Но не в меньшей, а может быть, даже и в большей мере это относится и к писателю, погруженному в призрачный мир книжных образов и стихотворных строчек. Живешь какой-то странной, выморочной жизнью. Ходишь, не замечая ничего и никого вокруг, и знакомые, мимо которых ты проходишь, не здороваясь с ними, говорят о тебе, что ты высокомерен или — еще того хуже — дурно воспитан.
Вот и сейчас, только еще начав эту книгу, еще не погрузившись в нее целиком, я хожу — точь-в-точь как чеховский Тригорин — и твержу про себя: не забыть про Бабеля и Набокова, и про Пастернака, и про окурки у Маяковского, и про чеховскую пепельницу…
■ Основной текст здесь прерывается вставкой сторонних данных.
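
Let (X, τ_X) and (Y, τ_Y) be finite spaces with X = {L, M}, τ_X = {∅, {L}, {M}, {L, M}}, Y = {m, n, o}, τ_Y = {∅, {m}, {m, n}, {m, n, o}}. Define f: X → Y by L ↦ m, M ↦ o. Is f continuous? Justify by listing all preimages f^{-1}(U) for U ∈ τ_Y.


f IS continuous.

Compute f^{-1}(U) for each U ∈ τ_Y:
  U = ∅: f^{-1}(U) = ∅ ∈ τ_X ✓.
  U = {m}: f^{-1}(U) = {L} ∈ τ_X ✓.
  U = {m, n}: f^{-1}(U) = {L} ∈ τ_X ✓.
  U = {m, n, o}: f^{-1}(U) = {L, M} ∈ τ_X ✓.
Every preimage lies in τ_X, so f IS continuous.


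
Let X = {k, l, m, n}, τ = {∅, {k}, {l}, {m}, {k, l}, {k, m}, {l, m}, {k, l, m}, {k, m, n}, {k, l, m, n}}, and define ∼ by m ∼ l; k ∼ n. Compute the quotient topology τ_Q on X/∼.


X/∼ = {[k=n], [l=m]}; |τ_Q| = 3.

Equivalence classes: [k=n], [l=m].
Quotient map π: X → X/∼ sends k ↦ [k=n], l ↦ [l=m], m ↦ [l=m], n ↦ [k=n].
For each subset V ⊆ X/∼, compute π^{-1}(V) ⊆ X and check whether π^{-1}(V) ∈ τ. V is open in τ_Q iff π^{-1}(V) ∈ τ.
  V = {}: π^{-1}(V) = ∅ ∈ τ ✓.
  V = {[k=n]}: π^{-1}(V) = {k, n} ∉ τ ✗.
  V = {[l=m]}: π^{-1}(V) = {l, m} ∈ τ ✓.
  V = {[k=n], [l=m]}: π^{-1}(V) = {k, l, m, n} ∈ τ ✓.
Open sets in the quotient: τ_Q = {{}, {[l=m]}, {[k=n], [l=m]}} (3 elements).


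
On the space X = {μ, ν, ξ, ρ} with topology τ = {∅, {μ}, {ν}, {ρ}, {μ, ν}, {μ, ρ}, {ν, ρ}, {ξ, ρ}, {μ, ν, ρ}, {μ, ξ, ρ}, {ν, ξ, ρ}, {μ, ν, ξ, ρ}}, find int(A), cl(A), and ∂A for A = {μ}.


int(A) = {μ}, cl(A) = {μ}, ∂A = ∅.

Closed sets in (X, τ) are complements of opens:
  closed(X, τ) = {∅, {μ}, {ν}, {ξ}, {μ, ν}, {μ, ξ}, {ν, ξ}, {ξ, ρ}, {μ, ν, ξ}, {μ, ξ, ρ}, {ν, ξ, ρ}, {μ, ν, ξ, ρ}}.
int(A) = ⋃ {U ∈ τ : U ⊆ A}. Opens contained in A: ∅, {μ}.
Taking the union of these: int(A) = {μ}.
cl(A) = ⋂ {C closed : A ⊆ C}. Closed sets containing A: {μ}, {μ, ν}, {μ, ξ}, {μ, ν, ξ}, {μ, ξ, ρ}, {μ, ν, ξ, ρ}.
Intersecting these: cl(A) = {μ}.
∂A = cl(A) ∖ int(A) = {μ} ∖ {μ} = ∅.


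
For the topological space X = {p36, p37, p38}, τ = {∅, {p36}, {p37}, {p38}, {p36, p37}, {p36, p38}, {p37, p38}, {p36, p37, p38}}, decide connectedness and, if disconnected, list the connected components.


(X, τ) is disconnected; components = [{p36}, {p37}, {p38}].

Find clopen sets (U ∈ τ with X ∖ U ∈ τ):
  U = ∅, X ∖ U = {p36, p37, p38} — both open, so U is clopen.
  U = {p36}, X ∖ U = {p37, p38} — both open, so U is clopen.
  U = {p37}, X ∖ U = {p36, p38} — both open, so U is clopen.
  U = {p38}, X ∖ U = {p36, p37} — both open, so U is clopen.
  U = {p36, p37}, X ∖ U = {p38} — both open, so U is clopen.
  U = {p36, p38}, X ∖ U = {p37} — both open, so U is clopen.
  U = {p37, p38}, X ∖ U = {p36} — both open, so U is clopen.
  U = {p36, p37, p38}, X ∖ U = ∅ — both open, so U is clopen.
Nontrivial clopen(s) exist: e.g. {p36}. So (X, τ) is disconnected.
Compute connected components by grouping points that agree on all clopens:
  component: {p36}
  component: {p37}
  component: {p38}


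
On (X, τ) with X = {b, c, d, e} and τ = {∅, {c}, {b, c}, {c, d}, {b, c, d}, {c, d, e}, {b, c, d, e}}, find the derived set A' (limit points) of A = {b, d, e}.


A' = {e}

For each x ∈ X, list the open sets U ∈ τ with x ∈ U, then check whether U ∩ (A ∖ {x}) ≠ ∅ for every such U.
  x = b: open {b, c} ∋ x has {b, c} ∩ (A ∖ {b}) = ∅, so x is NOT a limit point.
  x = c: open {c} ∋ x has {c} ∩ (A ∖ {c}) = ∅, so x is NOT a limit point.
  x = d: open {c, d} ∋ x has {c, d} ∩ (A ∖ {d}) = ∅, so x is NOT a limit point.
  x = e: opens ∋ x are {c, d, e}, {b, c, d, e}; each meets A ∖ {e}, so x IS a limit point.
Collecting: A' = {e}.


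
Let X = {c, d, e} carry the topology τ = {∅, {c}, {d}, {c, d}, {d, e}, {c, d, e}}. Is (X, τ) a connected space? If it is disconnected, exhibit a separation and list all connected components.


(X, τ) is disconnected; components = [{c}, {d, e}].

Find clopen sets (U ∈ τ with X ∖ U ∈ τ):
  U = ∅, X ∖ U = {c, d, e} — both open, so U is clopen.
  U = {c}, X ∖ U = {d, e} — both open, so U is clopen.
  U = {d, e}, X ∖ U = {c} — both open, so U is clopen.
  U = {c, d, e}, X ∖ U = ∅ — both open, so U is clopen.
Nontrivial clopen(s) exist: e.g. {c}. So (X, τ) is disconnected.
Compute connected components by grouping points that agree on all clopens:
  component: {c}
  component: {d, e}


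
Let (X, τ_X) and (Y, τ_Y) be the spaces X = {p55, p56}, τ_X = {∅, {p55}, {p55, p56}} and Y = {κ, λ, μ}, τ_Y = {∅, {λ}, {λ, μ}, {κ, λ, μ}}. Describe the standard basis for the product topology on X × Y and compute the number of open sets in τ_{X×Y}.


Basis B = {∅ × ∅, {p55} × {λ}, {p55} × {λ, μ}, {p55, p56} × {λ}, {p55} × {κ, λ, μ}, {p55, p56} × {λ, μ}, {p55, p56} × {κ, λ, μ}}; |τ_{X×Y}| = 10.

Enumerate products U × V with U ∈ τ_X, V ∈ τ_Y (deduplicated):
  ∅ × ∅ = {} (∅)
  {p55} × {λ} = {(p55,λ)}
  {p55} × {λ, μ} = {(p55,λ), (p55,μ)}
  {p55, p56} × {λ} = {(p55,λ), (p56,λ)}
  {p55} × {κ, λ, μ} = {(p55,κ), (p55,λ), (p55,μ)}
  {p55, p56} × {λ, μ} = {(p55,λ), (p55,μ), (p56,λ), (p56,μ)}
  {p55, p56} × {κ, λ, μ} = {(p55,κ), (p55,λ), (p55,μ), (p56,κ), (p56,λ), (p56,μ)}
These 7 distinct sets form the basis B.
Close under arbitrary unions to get τ_{X×Y}; counting gives |τ_{X×Y}| = 10.


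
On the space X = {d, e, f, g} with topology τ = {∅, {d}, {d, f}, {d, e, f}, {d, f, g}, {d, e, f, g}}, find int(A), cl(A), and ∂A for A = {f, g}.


int(A) = ∅, cl(A) = {e, f, g}, ∂A = {e, f, g}.

Closed sets in (X, τ) are complements of opens:
  closed(X, τ) = {∅, {e}, {g}, {e, g}, {e, f, g}, {d, e, f, g}}.
int(A) = ⋃ {U ∈ τ : U ⊆ A}. Opens contained in A: ∅.
Taking the union of these: int(A) = ∅.
cl(A) = ⋂ {C closed : A ⊆ C}. Closed sets containing A: {e, f, g}, {d, e, f, g}.
Intersecting these: cl(A) = {e, f, g}.
∂A = cl(A) ∖ int(A) = {e, f, g} ∖ ∅ = {e, f, g}.


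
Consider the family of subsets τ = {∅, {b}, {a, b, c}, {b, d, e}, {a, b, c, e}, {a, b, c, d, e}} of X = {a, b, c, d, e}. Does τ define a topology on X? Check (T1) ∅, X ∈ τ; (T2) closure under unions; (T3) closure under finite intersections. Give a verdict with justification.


τ is NOT a topology on X.

Axiom (T1): ∅ ∈ τ? Yes; X ∈ τ? Yes.
Axiom (T2/T3): check pairwise unions and intersections of members of τ.
Counterexample for (T3): {b, d, e} ∩ {a, b, c, e} = {b, e} ∉ τ. Therefore τ is NOT a topology.


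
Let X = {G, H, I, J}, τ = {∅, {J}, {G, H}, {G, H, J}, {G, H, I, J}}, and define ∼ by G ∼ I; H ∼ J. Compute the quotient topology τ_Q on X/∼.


X/∼ = {[G=I], [H=J]}; |τ_Q| = 2.

Equivalence classes: [G=I], [H=J].
Quotient map π: X → X/∼ sends G ↦ [G=I], H ↦ [H=J], I ↦ [G=I], J ↦ [H=J].
For each subset V ⊆ X/∼, compute π^{-1}(V) ⊆ X and check whether π^{-1}(V) ∈ τ. V is open in τ_Q iff π^{-1}(V) ∈ τ.
  V = {}: π^{-1}(V) = ∅ ∈ τ ✓.
  V = {[G=I]}: π^{-1}(V) = {G, I} ∉ τ ✗.
  V = {[H=J]}: π^{-1}(V) = {H, J} ∉ τ ✗.
  V = {[G=I], [H=J]}: π^{-1}(V) = {G, H, I, J} ∈ τ ✓.
Open sets in the quotient: τ_Q = {{}, {[G=I], [H=J]}} (2 elements).


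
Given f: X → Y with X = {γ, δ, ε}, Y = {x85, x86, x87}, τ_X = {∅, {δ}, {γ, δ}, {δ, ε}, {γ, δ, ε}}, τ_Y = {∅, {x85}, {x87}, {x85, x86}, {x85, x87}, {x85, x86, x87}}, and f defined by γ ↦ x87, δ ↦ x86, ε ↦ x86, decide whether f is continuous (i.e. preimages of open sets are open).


f is NOT continuous.

Compute f^{-1}(U) for each U ∈ τ_Y:
  U = ∅: f^{-1}(U) = ∅ ∈ τ_X ✓.
  U = {x85}: f^{-1}(U) = ∅ ∈ τ_X ✓.
  U = {x87}: f^{-1}(U) = {γ} ∉ τ_X ✗.
  U = {x85, x86}: f^{-1}(U) = {δ, ε} ∈ τ_X ✓.
  U = {x85, x87}: f^{-1}(U) = {γ} ∉ τ_X ✗.
  U = {x85, x86, x87}: f^{-1}(U) = {γ, δ, ε} ∈ τ_X ✓.
Found U = {x87} with f^{-1}(U) = {γ} not in τ_X. Therefore f is NOT continuous.


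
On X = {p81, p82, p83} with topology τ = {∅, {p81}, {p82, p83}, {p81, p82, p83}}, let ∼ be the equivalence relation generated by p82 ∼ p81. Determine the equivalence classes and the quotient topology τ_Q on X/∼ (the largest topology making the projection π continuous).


X/∼ = {[p81=p82], [p83]}; |τ_Q| = 2.

Equivalence classes: [p81=p82], [p83].
Quotient map π: X → X/∼ sends p81 ↦ [p81=p82], p82 ↦ [p81=p82], p83 ↦ [p83].
For each subset V ⊆ X/∼, compute π^{-1}(V) ⊆ X and check whether π^{-1}(V) ∈ τ. V is open in τ_Q iff π^{-1}(V) ∈ τ.
  V = {}: π^{-1}(V) = ∅ ∈ τ ✓.
  V = {[p81=p82]}: π^{-1}(V) = {p81, p82} ∉ τ ✗.
  V = {[p83]}: π^{-1}(V) = {p83} ∉ τ ✗.
  V = {[p81=p82], [p83]}: π^{-1}(V) = {p81, p82, p83} ∈ τ ✓.
Open sets in the quotient: τ_Q = {{}, {[p81=p82], [p83]}} (2 elements).


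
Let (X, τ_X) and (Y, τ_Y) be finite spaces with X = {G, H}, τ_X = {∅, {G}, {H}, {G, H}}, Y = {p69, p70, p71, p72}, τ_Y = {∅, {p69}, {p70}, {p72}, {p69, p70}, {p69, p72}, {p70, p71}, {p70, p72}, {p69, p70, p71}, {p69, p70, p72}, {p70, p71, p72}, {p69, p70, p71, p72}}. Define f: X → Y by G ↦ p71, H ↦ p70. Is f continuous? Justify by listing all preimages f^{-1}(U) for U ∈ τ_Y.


f IS continuous.

Compute f^{-1}(U) for each U ∈ τ_Y:
  U = ∅: f^{-1}(U) = ∅ ∈ τ_X ✓.
  U = {p69}: f^{-1}(U) = ∅ ∈ τ_X ✓.
  U = {p70}: f^{-1}(U) = {H} ∈ τ_X ✓.
  U = {p72}: f^{-1}(U) = ∅ ∈ τ_X ✓.
  U = {p69, p70}: f^{-1}(U) = {H} ∈ τ_X ✓.
  U = {p69, p72}: f^{-1}(U) = ∅ ∈ τ_X ✓.
  U = {p70, p71}: f^{-1}(U) = {G, H} ∈ τ_X ✓.
  U = {p70, p72}: f^{-1}(U) = {H} ∈ τ_X ✓.
  U = {p69, p70, p71}: f^{-1}(U) = {G, H} ∈ τ_X ✓.
  U = {p69, p70, p72}: f^{-1}(U) = {H} ∈ τ_X ✓.
  U = {p70, p71, p72}: f^{-1}(U) = {G, H} ∈ τ_X ✓.
  U = {p69, p70, p71, p72}: f^{-1}(U) = {G, H} ∈ τ_X ✓.
Every preimage lies in τ_X, so f IS continuous.


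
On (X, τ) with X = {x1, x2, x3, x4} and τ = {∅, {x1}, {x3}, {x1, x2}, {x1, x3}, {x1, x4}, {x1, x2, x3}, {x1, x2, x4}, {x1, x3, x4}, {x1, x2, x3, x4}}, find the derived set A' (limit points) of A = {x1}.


A' = {x2, x4}

For each x ∈ X, list the open sets U ∈ τ with x ∈ U, then check whether U ∩ (A ∖ {x}) ≠ ∅ for every such U.
  x = x1: open {x1} ∋ x has {x1} ∩ (A ∖ {x1}) = ∅, so x is NOT a limit point.
  x = x2: opens ∋ x are {x1, x2}, {x1, x2, x3}, {x1, x2, x4}, {x1, x2, x3, x4}; each meets A ∖ {x2}, so x IS a limit point.
  x = x3: open {x3} ∋ x has {x3} ∩ (A ∖ {x3}) = ∅, so x is NOT a limit point.
  x = x4: opens ∋ x are {x1, x4}, {x1, x2, x4}, {x1, x3, x4}, {x1, x2, x3, x4}; each meets A ∖ {x4}, so x IS a limit point.
Collecting: A' = {x2, x4}.


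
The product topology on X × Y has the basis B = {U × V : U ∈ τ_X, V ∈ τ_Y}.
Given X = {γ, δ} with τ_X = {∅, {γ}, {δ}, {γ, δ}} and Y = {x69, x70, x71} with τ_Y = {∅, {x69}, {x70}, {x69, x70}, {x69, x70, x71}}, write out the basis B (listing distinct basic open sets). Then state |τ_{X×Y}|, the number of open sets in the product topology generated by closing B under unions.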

Но Тригорин — тот хоть глядел на облака, знал, что такое запах гелиотропа, умел отличить его от других запахов. А я… Что я знаю, кроме рифмованных и нерифмованных строк о земле и о небе — этого «вороха скверных цитат», без которых я почему-то не могу обойтись и избытком которых меня попрекают самые близкие мои друзья и самые доброжелательные мои читатели.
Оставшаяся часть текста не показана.